Greensill P2 | Credit Crunch economics

The Greensill scandal isn’t going away with further revelations about lobbying and inquiries.

There are still some big questions that stick in my mind; What was Greensill’s actual business? How did they plan to make money?

Warning: Contains full frontal accountancy

Greensill liked to describe themselves as a fin-tech company, but their business model was essentially invoice financing. This is a perfectly normal and acceptable aspect of commercial finance; a business has lots of money owed to them, so they use invoice financing to access that cash earlier and improve their cash flow.

If you can reduce the length of time it takes to collect money owed to you, and increase the length of time you take to pay your creditors you can make the balance sheet of the business, and it’s profitability, look a lot better.

So far, so legitimate.

Things get more complex when a company uses reverse factoring. Rather than use invoice finance for receivables they use it to finance purchases from suppliers, allowing them to push their time to pay out without bankrupting their supply chain. Supply chain finance is essentially a combination of traditional invoice financing and reverse factoring.

All of this finance and factoring is essentially debt, however businesses can hide this debt in their accounts among receivables or other payables. This is what did for Carillion. Officially they only had £219m of debt on their books, but hidden among their “other payables” was nearly half a billion of additional borrowing.

How widespread this practice is, and how dangerous it is to corporate health is unknown. We know that big companies like Vodafone and AstraZeneca use it, but we don’t know if they have hidden debt like Carillion.

Right now about 1/3rd of NHS Trusts are running a deficit, down from a peak of 2/3rds in 15/15. The annual deficit across Trusts is just under £1bn. At the end of the 19/20 financial year accumulated debt was £13.5bn.

Department of Health has a target to reduce the debt and deficit to zero over the next 3 years.

It is easy to see why Greensill would look at these numbers and see a lucrative market for supply chain financing in the NHS. Nor is it hard to see why Department of Health would be attracted to a mechanism that would move this debt off the balance sheet Carillion style.

If all of these accounting practices, off balance sheet debt and hidden borrowing sounds familiar – you are right. This is exactly what was going on in the run up to the credit crunch.

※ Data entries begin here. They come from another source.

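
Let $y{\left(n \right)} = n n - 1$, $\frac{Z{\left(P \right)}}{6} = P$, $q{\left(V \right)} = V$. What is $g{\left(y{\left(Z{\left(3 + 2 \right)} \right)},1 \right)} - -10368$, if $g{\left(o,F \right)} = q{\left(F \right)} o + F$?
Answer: $11268$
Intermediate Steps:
$Z{\left(P \right)} = 6 P$
$y{\left(n \right)} = -1 + n^{2}$ ($y{\left(n \right)} = n^{2} - 1 = -1 + n^{2}$)
$g{\left(o,F \right)} = F + F o$ ($g{\left(o,F \right)} = F o + F = F + F o$)
$g{\left(y{\left(Z{\left(3 + 2 \right)} \right)},1 \right)} - -10368 = 1 \left(1 - \left(1 - \left(6 \left(3 + 2\right)\right)^{2}\right)\right) - -10368 = 1 \left(1 - \left(1 - \left(6 \cdot 5\right)^{2}\right)\right) + 10368 = 1 \left(1 - \left(1 - 30^{2}\right)\right) + 10368 = 1 \left(1 + \left(-1 + 900\right)\right) + 10368 = 1 \left(1 + 899\right) + 10368 = 1 \cdot 900 + 10368 = 900 + 10368 = 11268$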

But there was a second part to Greensill’s business model.

As well as providing supply chain finance to businesses they parcelled up this debt and sold it to investors, chief of which was Credit Suisse, which held $10bn of these assets.

This is exactly what banks were doing with US mortgage debt, which was the direct cause of the credit crunch. And just like in the credit crunch it is impossible to correctly value this debt because no-one knows which companies have hidden borrowing through supply chain finance. Greensill could only sell these debt packages if they had insurance; when their insurer, Tokio Marine, pulled out, they went under. In the language of the credit crunch these collateralised debt obligations were only saleable if they had credit default insurance.

The immediate consequence is that companies like GFG steel who used Greensill for factoring are now in massive trouble. How many other businesses are in trouble is unknown, because no-one knows who has hidden debt related to supply chain financing.

All of these business practices are too close to the credit crunch for any sensible person to be comfortable with

The question is – were Ministers too dim to know what they were dealing with? Or they did know and didn’t care? They must have known that Greensill were in trouble a year ago or why else would they be touching Rishi Sunak for loans? Or maybe they know that corporate behaviour like this is a problem, but it is someone else’s problem, not theirs.

The behaviour of Ministers makes me worry that we are closer to the next financial crisis than the last. And this time it will start in the UK, not the US mid-west housing market.,’%20(see%20Figure%201).